An Introduction to the Chinese Lunar Calendar (Part 17): Slight Cold

Shi Ke, Ed.

PureInsight | February 3, 2003

[PureInsight.org] The "Slight Cold" period begins on the 5th or 6th of January each year, when the position of the sun reaches 285 degrees celestial longitude. The Slight Cold, similar to the Great Cold, the Slight Heat, the Great Heat, and the Limit of Heat, is one of the 24 divisions of the year in the Lunar Chinese Calendar that marks the transition of seasons. The Illustration of 72 Times in the Lunar Calendar states, "In the division of the twelfth month of the lunar calendar, it is slightly cold in the beginning of that month.

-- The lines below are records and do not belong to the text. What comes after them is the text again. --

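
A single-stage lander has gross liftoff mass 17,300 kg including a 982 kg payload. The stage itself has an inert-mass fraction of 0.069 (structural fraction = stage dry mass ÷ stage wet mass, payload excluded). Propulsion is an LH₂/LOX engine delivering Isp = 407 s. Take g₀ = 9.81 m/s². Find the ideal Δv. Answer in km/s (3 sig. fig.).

Δv ≈ 8.40 km/s

Stage wet mass = m₀ − payload = 17,300 − 982 = 16,318 kg.
Stage dry mass = ε × stage wet mass = 0.069 × 16,318 = 1,125.94 kg.
Burnout mass m_f = stage dry + payload = 1,125.94 + 982 = 2,107.94 kg.
v_e = Isp · g₀ = 407 × 9.81 = 3992.7 m/s.
Using Δv = v_e ln(m₀/m_f): Δv = v_e · ln(17,300/2,107.94) = 3992.7 × ln(8.207) = 3992.7 × 2.1050 ≈ 8405 m/s.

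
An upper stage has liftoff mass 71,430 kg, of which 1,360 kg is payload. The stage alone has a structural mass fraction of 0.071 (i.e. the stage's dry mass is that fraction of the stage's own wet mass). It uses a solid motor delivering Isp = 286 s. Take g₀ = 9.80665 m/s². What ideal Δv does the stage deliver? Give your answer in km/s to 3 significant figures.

Stage wet mass = m₀ − payload = 71,430 − 1,360 = 70,070 kg.
Stage dry mass = ε × stage wet mass = 0.071 × 70,070 = 4,974.97 kg.
Burnout mass m_f = stage dry + payload = 4,974.97 + 1,360 = 6,334.97 kg.
v_e = Isp · g₀ = 286 × 9.80665 = 2804.7 m/s.
From the ideal rocket equation, Δv = v_e · ln(71,430/6,334.97) = 2804.7 × ln(11.28) = 2804.7 × 2.4226 ≈ 6795 m/s.

Δv ≈ 6.79 km/s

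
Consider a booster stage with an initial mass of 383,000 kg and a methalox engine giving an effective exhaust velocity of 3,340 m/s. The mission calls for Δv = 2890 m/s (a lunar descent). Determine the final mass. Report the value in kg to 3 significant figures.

By the Tsiolkovsky rocket equation, m₀/m_f = exp(Δv / v_e) = exp(2890 / 3340.0) = exp(0.8653) = 2.3756.
m_f = m₀ / 2.3756 = 383,000 / 2.3756 = 161,222 kg.

final mass ≈ 161000 kg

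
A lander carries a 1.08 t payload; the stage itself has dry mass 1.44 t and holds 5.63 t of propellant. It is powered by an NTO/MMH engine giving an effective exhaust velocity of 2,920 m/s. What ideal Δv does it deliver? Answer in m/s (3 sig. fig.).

Δv ≈ 3430 m/s

m₀ = payload + dry + propellant = 1.08 + 1.44 + 5.63 = 8.15 t.
m_f = payload + dry = 1.08 + 1.44 = 2.52 t.
Δv = v_e · ln(m₀/m_f) = 2920.0 × ln(3.234) = 2920.0 × 1.1738 ≈ 3427.4 m/s.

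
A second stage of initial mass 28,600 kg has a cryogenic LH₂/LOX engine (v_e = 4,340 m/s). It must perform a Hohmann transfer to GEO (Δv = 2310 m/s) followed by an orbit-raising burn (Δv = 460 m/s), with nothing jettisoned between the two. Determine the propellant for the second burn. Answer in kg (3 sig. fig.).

After the first burn: m = 28600 × exp(−2310/4340.0) = 28600 × 0.58728 = 16,796.2 kg.
After the second burn: m = 16,796.2 × exp(−460/4340.0) = 16,796.2 × 0.89943 = 15,107 kg.
Second-burn propellant = 16,796.2 − 15,107 = 1,689.2 kg.

propellant for the second burn ≈ 1690 kg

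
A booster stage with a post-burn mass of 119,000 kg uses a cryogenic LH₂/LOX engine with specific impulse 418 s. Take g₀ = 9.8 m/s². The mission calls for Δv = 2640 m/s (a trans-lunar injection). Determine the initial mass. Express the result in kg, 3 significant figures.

initial mass ≈ 227000 kg

v_e = Isp · g₀ = 418 × 9.8 = 4096.4 m/s.
Using Δv = v_e ln(m₀/m_f): m₀/m_f = exp(Δv / v_e) = exp(2640 / 4096.4) = exp(0.6445) = 1.9050.
m₀ = m_f × 1.9050 = 119,000 × 1.9050 = 226,695 kg.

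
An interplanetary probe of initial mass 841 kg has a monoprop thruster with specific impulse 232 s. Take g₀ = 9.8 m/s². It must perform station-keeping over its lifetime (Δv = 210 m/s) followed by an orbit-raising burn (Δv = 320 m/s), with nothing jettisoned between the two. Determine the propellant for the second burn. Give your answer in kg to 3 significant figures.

v_e = Isp · g₀ = 232 × 9.8 = 2273.6 m/s.
After the first burn: m = 841 × exp(−210/2273.6) = 841 × 0.91177 = 766.799 kg.
After the second burn: m = 766.799 × exp(−320/2273.6) = 766.799 × 0.86871 = 666.126 kg.
Second-burn propellant = 766.799 − 666.126 = 100.673 kg.

propellant for the second burn ≈ 101 kg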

That is how the term, Slight Cold, came to existence. Starting on the fifteenth of that month, the weather becomes very cold." In other words, when the "Slight Cold" is over, the weather enters a period characterized by a Chinese idiom, "out of doors and onto the ice." This period of "Great Cold" is also known as the third nine-day period after the winter solstice (coldest days of winter).

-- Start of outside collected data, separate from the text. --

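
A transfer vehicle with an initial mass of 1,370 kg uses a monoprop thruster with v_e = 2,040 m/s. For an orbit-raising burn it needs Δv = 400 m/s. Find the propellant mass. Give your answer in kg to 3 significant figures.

propellant mass ≈ 244 kg

m₀/m_f = exp(Δv / v_e) = exp(400 / 2040.0) = exp(0.1961) = 1.2166.
m_f = 1,370 / 1.2166 = 1,126.09 kg, so propellant = m₀ − m_f = 1,370 − 1,126.09 = 243.91 kg.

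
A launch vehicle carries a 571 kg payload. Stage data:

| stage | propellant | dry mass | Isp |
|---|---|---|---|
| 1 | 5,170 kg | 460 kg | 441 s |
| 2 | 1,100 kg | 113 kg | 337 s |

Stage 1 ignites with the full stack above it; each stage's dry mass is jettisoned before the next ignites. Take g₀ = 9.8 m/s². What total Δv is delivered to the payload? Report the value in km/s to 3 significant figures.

Ignition mass of stage 1 = 5,170+460 + 1,100+113 + 571 = 7,414 kg.
Stage 1: m₀ = 7,414 kg, m_f = 7,414 − 5,170 = 2,244 kg; Δv = 441×9.8×ln(3.304) = 4321.8×1.1951 ≈ 5165 m/s.
Stage 2: m₀ = 1,784 kg, m_f = 1,784 − 1,100 = 684 kg; Δv = 337×9.8×ln(2.608) = 3302.6×0.9587 ≈ 3166 m/s.
Total Δv = 5165 + 3166 = 8331 m/s.

Δv ≈ 8.33 km/s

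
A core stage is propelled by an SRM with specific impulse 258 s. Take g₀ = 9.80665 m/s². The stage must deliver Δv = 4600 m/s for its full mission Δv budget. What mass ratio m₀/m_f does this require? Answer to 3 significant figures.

v_e = Isp · g₀ = 258 × 9.80665 = 2530.1 m/s.
From the ideal rocket equation, m₀/m_f = exp(Δv / v_e) = exp(4600 / 2530.1) = exp(1.8181) = 6.1601.

mass ratio ≈ 6.16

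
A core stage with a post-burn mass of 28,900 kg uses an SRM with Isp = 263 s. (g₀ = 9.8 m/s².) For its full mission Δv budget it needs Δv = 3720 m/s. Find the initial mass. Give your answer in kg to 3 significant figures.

v_e = Isp · g₀ = 263 × 9.8 = 2577.4 m/s.
Rocket equation: m₀/m_f = exp(Δv / v_e) = exp(3720 / 2577.4) = exp(1.4433) = 4.2347.
m₀ = m_f × 4.2347 = 28,900 × 4.2347 = 122,383 kg.

initial mass ≈ 122000 kg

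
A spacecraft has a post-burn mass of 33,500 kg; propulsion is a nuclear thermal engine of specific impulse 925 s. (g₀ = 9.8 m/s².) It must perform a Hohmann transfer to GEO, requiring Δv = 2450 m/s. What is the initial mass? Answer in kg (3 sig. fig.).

initial mass ≈ 43900 kg

v_e = Isp · g₀ = 925 × 9.8 = 9065.0 m/s.
Using Δv = v_e ln(m₀/m_f): m₀/m_f = exp(Δv / v_e) = exp(2450 / 9065.0) = exp(0.2703) = 1.3103.
m₀ = m_f × 1.3103 = 33,500 × 1.3103 = 43,895.1 kg.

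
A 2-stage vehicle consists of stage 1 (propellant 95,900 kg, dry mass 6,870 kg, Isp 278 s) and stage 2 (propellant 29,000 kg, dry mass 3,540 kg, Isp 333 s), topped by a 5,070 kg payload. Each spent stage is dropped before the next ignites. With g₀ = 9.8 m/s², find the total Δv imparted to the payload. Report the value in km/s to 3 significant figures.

Δv ≈ 7.94 km/s

Ignition mass of stage 1 = 95,900+6,870 + 29,000+3,540 + 5,070 = 140,380 kg.
Stage 1: m₀ = 140,380 kg, m_f = 140,380 − 95,900 = 44,480 kg; Δv = 278×9.8×ln(3.156) = 2724.4×1.1493 ≈ 3131 m/s.
Stage 2: m₀ = 37,610 kg, m_f = 37,610 − 29,000 = 8,610 kg; Δv = 333×9.8×ln(4.368) = 3263.4×1.4743 ≈ 4811 m/s.
Total Δv = 3131 + 4811 = 7942 m/s.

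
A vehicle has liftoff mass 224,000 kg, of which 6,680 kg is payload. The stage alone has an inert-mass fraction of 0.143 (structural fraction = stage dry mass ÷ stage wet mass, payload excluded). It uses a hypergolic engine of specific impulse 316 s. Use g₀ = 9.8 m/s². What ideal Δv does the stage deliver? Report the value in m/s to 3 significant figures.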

There is a popular Chinese proverb: "Whether it is Slight Cold or Great Cold, the end result is ice-cold." Here Slight Cold denotes the degree of coldness. Slight Cold, by definition, implies a less freezing weather than the Great Cold, but the meteorological records indicate that there are many places in China where the weather during the Slight Cold is colder than that of the Great Cold. In those places, the Slight Cold is the coldest period in all the 24 divisions of the solar terms in the Chinese Lunar Calendar.